How to Calculate Confidence Interval From Sample Mean
Calculating a confidence interval from a sample mean is a fundamental statistical technique used to estimate the range within which a population parameter is likely to fall. This guide explains the process step-by-step, provides an interactive calculator, and offers practical interpretation guidance.
What is a Confidence Interval?
A confidence interval is a range of values that is likely to contain the true population parameter with a certain level of confidence. When working with sample data, we use the sample mean to estimate the population mean, but we recognize that our estimate isn't perfect. The confidence interval provides a range that accounts for this uncertainty.
The most common confidence intervals are based on the normal distribution, assuming the sample size is large enough (typically n ≥ 30) or when the population standard deviation is known. For smaller samples, t-distributions are used instead.
Confidence Interval Formula
The general formula for a confidence interval for the population mean is:
Confidence Interval = Sample Mean ± (Critical Value × (Standard Error))
Where:
- Sample Mean (x̄) - The average of your sample data
- Critical Value - The z-score or t-score from the appropriate distribution table
- Standard Error (SE) - Calculated as Standard Deviation / √n
For large samples or when the population standard deviation is known, use the z-distribution. For smaller samples, use the t-distribution with n-1 degrees of freedom.
How to Calculate Confidence Interval
- Collect your sample data - Gather your measurements or observations.
- Calculate the sample mean - Sum all values and divide by the sample size.
- Calculate the sample standard deviation - Measure how spread out the numbers are from the mean.
- Determine your confidence level - Common choices are 90%, 95%, or 99%.
- Find the critical value - Use z-table or t-table based on your confidence level and sample size.
- Calculate the standard error - Divide the standard deviation by the square root of the sample size.
- Compute the margin of error - Multiply the critical value by the standard error.
- Determine the confidence interval - Add and subtract the margin of error from the sample mean.
Note: For small samples (n < 30), use the t-distribution instead of z-distribution. The critical value will be larger, resulting in a wider confidence interval to account for greater uncertainty.
Worked Example
Let's calculate a 95% confidence interval for the mean height of a population based on a sample of 25 people.
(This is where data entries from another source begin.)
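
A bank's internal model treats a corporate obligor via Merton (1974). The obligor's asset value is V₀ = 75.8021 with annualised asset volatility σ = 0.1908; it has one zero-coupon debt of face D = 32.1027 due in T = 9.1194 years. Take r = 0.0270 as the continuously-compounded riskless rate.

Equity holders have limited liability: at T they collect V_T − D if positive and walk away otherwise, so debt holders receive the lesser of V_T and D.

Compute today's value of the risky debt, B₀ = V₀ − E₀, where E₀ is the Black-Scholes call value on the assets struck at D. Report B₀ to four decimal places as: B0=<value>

d₁ = [ln(V₀/D) + (r + σ²/2)T] / (σ√T)
   = [ln(75.8021/32.1027) + (0.0270 + 0.5·0.1908²)·9.1194] / (0.1908·√9.1194)
   = [0.859186 + 0.412218] / 0.576184 = 2.206592
d₂ = d₁ − σ√T = 2.206592 − 0.576184 = 1.630408
N(d₁) = 0.986329,  N(d₂) = 0.948492,  e^(−rT) = 0.781747
E₀ = V₀·N(d₁) − D·e^(−rT)·N(d₂)
   = 75.8021·0.986329 − 32.1027·0.781747·0.948492 = 50.962237
B₀ = V₀ − E₀ = 75.8021 − 50.962237 = 24.839863

B0=24.8399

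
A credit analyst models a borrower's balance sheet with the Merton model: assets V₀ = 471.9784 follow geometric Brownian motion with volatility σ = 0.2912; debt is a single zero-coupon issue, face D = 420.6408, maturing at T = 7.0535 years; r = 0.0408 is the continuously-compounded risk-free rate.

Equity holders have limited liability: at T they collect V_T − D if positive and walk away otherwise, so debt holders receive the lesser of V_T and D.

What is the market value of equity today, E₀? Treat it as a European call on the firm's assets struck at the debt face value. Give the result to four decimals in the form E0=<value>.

d₁ = [ln(V₀/D) + (r + σ²/2)T] / (σ√T)
   = [ln(471.9784/420.6408) + (0.0408 + 0.5·0.2912²)·7.0535] / (0.2912·√7.0535)
   = [0.115154 + 0.586842] / 0.773381 = 0.907697
d₂ = d₁ − σ√T = 0.907697 − 0.773381 = 0.134316
N(d₁) = 0.817981,  N(d₂) = 0.553424,  e^(−rT) = 0.749924
E₀ = V₀·N(d₁) − D·e^(−rT)·N(d₂)
   = 471.9784·0.817981 − 420.6408·0.749924·0.553424 = 211.492493

E0=211.4925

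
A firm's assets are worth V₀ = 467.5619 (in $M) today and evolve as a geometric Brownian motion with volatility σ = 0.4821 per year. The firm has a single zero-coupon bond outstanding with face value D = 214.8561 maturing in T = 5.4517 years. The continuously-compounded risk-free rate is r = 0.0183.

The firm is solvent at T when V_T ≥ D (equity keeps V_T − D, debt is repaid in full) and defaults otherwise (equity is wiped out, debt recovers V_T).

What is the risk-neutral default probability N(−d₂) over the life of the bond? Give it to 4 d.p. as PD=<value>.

PD=0.4143

d₁ = [ln(V₀/D) + (r + σ²/2)T] / (σ√T)
   = [ln(467.5619/214.8561) + (0.0183 + 0.5·0.4821²)·5.4517] / (0.4821·√5.4517)
   = [0.777563 + 0.733309] / 1.125649 = 1.342223
d₂ = d₁ − σ√T = 1.342223 − 1.125649 = 0.216574
risk-neutral PD = N(−d₂) = N(-0.216574) = 0.414270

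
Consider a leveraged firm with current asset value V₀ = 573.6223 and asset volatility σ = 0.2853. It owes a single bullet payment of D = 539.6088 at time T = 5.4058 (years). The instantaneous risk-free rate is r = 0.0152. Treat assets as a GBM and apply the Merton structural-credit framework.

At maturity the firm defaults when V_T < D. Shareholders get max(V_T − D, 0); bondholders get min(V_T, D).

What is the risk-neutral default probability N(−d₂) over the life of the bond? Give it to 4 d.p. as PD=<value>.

PD=0.5460

d₁ = [ln(V₀/D) + (r + σ²/2)T] / (σ√T)
   = [ln(573.6223/539.6088) + (0.0152 + 0.5·0.2853²)·5.4058] / (0.2853·√5.4058)
   = [0.061127 + 0.302174] / 0.663333 = 0.547689
d₂ = d₁ − σ√T = 0.547689 − 0.663333 = -0.115644
risk-neutral PD = N(−d₂) = N(0.115644) = 0.546033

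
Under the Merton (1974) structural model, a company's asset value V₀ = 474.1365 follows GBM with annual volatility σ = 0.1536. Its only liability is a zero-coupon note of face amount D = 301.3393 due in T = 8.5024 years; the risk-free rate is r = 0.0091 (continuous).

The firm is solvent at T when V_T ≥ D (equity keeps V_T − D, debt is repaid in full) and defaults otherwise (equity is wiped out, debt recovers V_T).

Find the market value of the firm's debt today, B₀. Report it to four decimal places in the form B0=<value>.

d₁ = [ln(V₀/D) + (r + σ²/2)T] / (σ√T)
   = [ln(474.1365/301.3393) + (0.0091 + 0.5·0.1536²)·8.5024] / (0.1536·√8.5024)
   = [0.453258 + 0.177670] / 0.447880 = 1.408699
d₂ = d₁ − σ√T = 1.408699 − 0.447880 = 0.960819
N(d₁) = 0.920538,  N(d₂) = 0.831678,  e^(−rT) = 0.925546
E₀ = V₀·N(d₁) − D·e^(−rT)·N(d₂)
   = 474.1365·0.920538 − 301.3393·0.925546·0.831678 = 204.502812
B₀ = V₀ − E₀ = 474.1365 − 204.502812 = 269.633688

B0=269.6337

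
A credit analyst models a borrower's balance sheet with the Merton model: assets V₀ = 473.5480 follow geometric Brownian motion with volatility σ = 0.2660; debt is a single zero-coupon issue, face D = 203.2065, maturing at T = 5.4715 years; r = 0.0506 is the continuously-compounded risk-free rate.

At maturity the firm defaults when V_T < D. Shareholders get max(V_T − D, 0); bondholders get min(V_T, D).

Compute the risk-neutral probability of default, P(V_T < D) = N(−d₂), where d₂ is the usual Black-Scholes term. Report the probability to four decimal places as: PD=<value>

PD=0.0676

d₁ = [ln(V₀/D) + (r + σ²/2)T] / (σ√T)
   = [ln(473.5480/203.2065) + (0.0506 + 0.5·0.2660²)·5.4715] / (0.2660·√5.4715)
   = [0.846031 + 0.470429] / 0.622207 = 2.115790
d₂ = d₁ − σ√T = 2.115790 − 0.622207 = 1.493583
risk-neutral PD = N(−d₂) = N(-1.493583) = 0.067642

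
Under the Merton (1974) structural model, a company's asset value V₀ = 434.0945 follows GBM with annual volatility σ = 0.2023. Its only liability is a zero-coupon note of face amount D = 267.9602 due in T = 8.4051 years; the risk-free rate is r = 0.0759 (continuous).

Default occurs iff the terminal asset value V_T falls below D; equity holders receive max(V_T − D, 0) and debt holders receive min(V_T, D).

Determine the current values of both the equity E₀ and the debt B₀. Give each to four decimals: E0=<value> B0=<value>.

d₁ = [ln(V₀/D) + (r + σ²/2)T] / (σ√T)
   = [ln(434.0945/267.9602) + (0.0759 + 0.5·0.2023²)·8.4051] / (0.2023·√8.4051)
   = [0.482424 + 0.809938] / 0.586499 = 2.203518
d₂ = d₁ − σ√T = 2.203518 − 0.586499 = 1.617019
N(d₁) = 0.986221,  N(d₂) = 0.947063,  e^(−rT) = 0.528376
E₀ = V₀·N(d₁) − D·e^(−rT)·N(d₂)
   = 434.0945·0.986221 − 267.9602·0.528376·0.947063 = 294.024344
B₀ = V₀ − E₀ = 434.0945 − 294.024344 = 140.070156

E0=294.0243 B0=140.0702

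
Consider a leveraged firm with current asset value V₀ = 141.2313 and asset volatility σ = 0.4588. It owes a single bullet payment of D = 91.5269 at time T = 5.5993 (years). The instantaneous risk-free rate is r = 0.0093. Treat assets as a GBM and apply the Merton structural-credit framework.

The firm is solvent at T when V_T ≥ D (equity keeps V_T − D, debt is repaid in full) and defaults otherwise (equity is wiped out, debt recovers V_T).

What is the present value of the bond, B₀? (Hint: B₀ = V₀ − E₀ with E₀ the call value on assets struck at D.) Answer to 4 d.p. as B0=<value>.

d₁ = [ln(V₀/D) + (r + σ²/2)T] / (σ√T)
   = [ln(141.2313/91.5269) + (0.0093 + 0.5·0.4588²)·5.5993] / (0.4588·√5.5993)
   = [0.433766 + 0.641393] / 1.085651 = 0.990335
d₂ = d₁ − σ√T = 0.990335 − 1.085651 = -0.095316
N(d₁) = 0.838995,  N(d₂) = 0.462032,  e^(−rT) = 0.949259
E₀ = V₀·N(d₁) − D·e^(−rT)·N(d₂)
   = 141.2313·0.838995 − 91.5269·0.949259·0.462032 = 78.349729
B₀ = V₀ − E₀ = 141.2313 − 78.349729 = 62.881571

B0=62.8816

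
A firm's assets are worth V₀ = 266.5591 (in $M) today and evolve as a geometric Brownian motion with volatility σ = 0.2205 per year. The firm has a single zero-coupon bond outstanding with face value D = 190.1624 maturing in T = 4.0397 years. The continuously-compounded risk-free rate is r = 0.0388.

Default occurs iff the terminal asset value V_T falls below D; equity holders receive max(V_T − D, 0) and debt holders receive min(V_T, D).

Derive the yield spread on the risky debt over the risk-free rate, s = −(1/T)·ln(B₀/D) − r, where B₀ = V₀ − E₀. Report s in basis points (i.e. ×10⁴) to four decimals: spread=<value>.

d₁ = [ln(V₀/D) + (r + σ²/2)T] / (σ√T)
   = [ln(266.5591/190.1624) + (0.0388 + 0.5·0.2205²)·4.0397] / (0.2205·√4.0397)
   = [0.337718 + 0.254946] / 0.443183 = 1.337288
d₂ = d₁ − σ√T = 1.337288 − 0.443183 = 0.894105
N(d₁) = 0.909436,  N(d₂) = 0.814367,  e^(−rT) = 0.854926
E₀ = V₀·N(d₁) − D·e^(−rT)·N(d₂)
   = 266.5591·0.909436 − 190.1624·0.854926·0.814367 = 110.022799
B₀ = V₀ − E₀ = 266.5591 − 110.022799 = 156.536301
spread = −(1/T)·ln(B₀/D) − r = −(1/4.0397)·ln(156.536301/190.1624) − 0.0388 = 0.00936954
in basis points: 0.00936954 × 10⁴ = 93.6954 bp

spread=93.6954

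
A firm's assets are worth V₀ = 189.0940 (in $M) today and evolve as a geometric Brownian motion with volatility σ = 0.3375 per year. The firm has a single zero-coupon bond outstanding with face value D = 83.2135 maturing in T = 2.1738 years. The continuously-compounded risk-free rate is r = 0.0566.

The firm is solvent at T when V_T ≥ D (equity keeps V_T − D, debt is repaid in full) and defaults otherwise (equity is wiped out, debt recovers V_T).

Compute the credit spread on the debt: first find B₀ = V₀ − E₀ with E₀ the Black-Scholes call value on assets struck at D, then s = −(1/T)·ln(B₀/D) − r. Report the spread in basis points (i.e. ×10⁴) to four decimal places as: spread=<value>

spread=40.1058

d₁ = [ln(V₀/D) + (r + σ²/2)T] / (σ√T)
   = [ln(189.0940/83.2135) + (0.0566 + 0.5·0.3375²)·2.1738] / (0.3375·√2.1738)
   = [0.820835 + 0.246842] / 0.497604 = 2.145636
d₂ = d₁ − σ√T = 2.145636 − 0.497604 = 1.648033
N(d₁) = 0.984049,  N(d₂) = 0.950327,  e^(−rT) = 0.884231
E₀ = V₀·N(d₁) − D·e^(−rT)·N(d₂)
   = 189.0940·0.984049 − 83.2135·0.884231·0.950327 = 116.152751
B₀ = V₀ − E₀ = 189.0940 − 116.152751 = 72.941249
spread = −(1/T)·ln(B₀/D) − r = −(1/2.1738)·ln(72.941249/83.2135) − 0.0566 = 0.00401058
in basis points: 0.00401058 × 10⁴ = 40.1058 bp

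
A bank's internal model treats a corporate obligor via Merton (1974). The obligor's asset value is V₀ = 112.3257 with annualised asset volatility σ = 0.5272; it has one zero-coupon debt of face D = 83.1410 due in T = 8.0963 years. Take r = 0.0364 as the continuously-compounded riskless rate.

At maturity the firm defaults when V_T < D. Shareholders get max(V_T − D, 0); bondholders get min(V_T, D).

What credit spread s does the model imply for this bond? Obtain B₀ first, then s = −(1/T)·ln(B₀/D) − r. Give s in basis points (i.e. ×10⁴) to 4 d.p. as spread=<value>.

spread=651.6543

d₁ = [ln(V₀/D) + (r + σ²/2)T] / (σ√T)
   = [ln(112.3257/83.1410) + (0.0364 + 0.5·0.5272²)·8.0963] / (0.5272·√8.0963)
   = [0.300865 + 1.419847] / 1.500095 = 1.147069
d₂ = d₁ − σ√T = 1.147069 − 1.500095 = -0.353026
N(d₁) = 0.874323,  N(d₂) = 0.362035,  e^(−rT) = 0.744751
E₀ = V₀·N(d₁) − D·e^(−rT)·N(d₂)
   = 112.3257·0.874323 − 83.1410·0.744751·0.362035 = 75.792051
B₀ = V₀ − E₀ = 112.3257 − 75.792051 = 36.533649
spread = −(1/T)·ln(B₀/D) − r = −(1/8.0963)·ln(36.533649/83.1410) − 0.0364 = 0.06516543
in basis points: 0.06516543 × 10⁴ = 651.6543 bp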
| Sample Size (n) | Sample Mean (x̄) | Sample Standard Deviation (s) | Confidence Level |
|---|---|---|---|
| 25 | 170 cm | 10 cm | 95% |
- Calculate standard error: SE = s / √n = 10 / √25 = 2 cm
- Find critical value: For 95% confidence with n=25, t-value ≈ 2.064
- Calculate margin of error: ME = t × SE = 2.064 × 2 = 4.128 cm
- Determine confidence interval: 170 ± 4.128 = (165.872 cm, 174.128 cm)
We can be 95% confident that the true population mean height falls between approximately 165.87 cm and 174.13 cm.
Interpreting Results
A 95% confidence interval means that if we took 100 different samples and calculated a 95% confidence interval for each, we would expect about 95 of those intervals to contain the true population mean.
Key points to consider:
- Higher confidence levels (e.g., 99%) result in wider intervals
- Smaller sample sizes produce wider intervals
- Larger standard deviations result in wider intervals
- The confidence interval provides a range, not a probability
Important: A confidence interval does not mean there's a 95% probability that the true value lies within the interval. It means that if we repeated the sampling process many times, 95% of the calculated intervals would contain the true value.
FAQ
- What does a 95% confidence interval mean?
- It means that if we took many samples and calculated 95% confidence intervals each time, approximately 95% of those intervals would contain the true population mean.
- Why do confidence intervals get wider with smaller samples?
- Smaller samples provide less information about the population, leading to greater uncertainty. This is reflected in wider confidence intervals.
- Can I use a confidence interval to make decisions about a population?
- Yes, confidence intervals help you estimate where the true population parameter likely lies. However, they don't provide definitive proof - they show the range of plausible values.
- What if my data isn't normally distributed?
- For small samples (n < 30), the t-distribution is robust to moderate deviations from normality. For larger samples, the Central Limit Theorem often applies, making the normal distribution approximation valid.
- How do I choose the right confidence level?
- Common choices are 90%, 95%, and 99%. Higher confidence levels provide more certainty but wider intervals. The choice depends on your specific needs and the potential consequences of being wrong.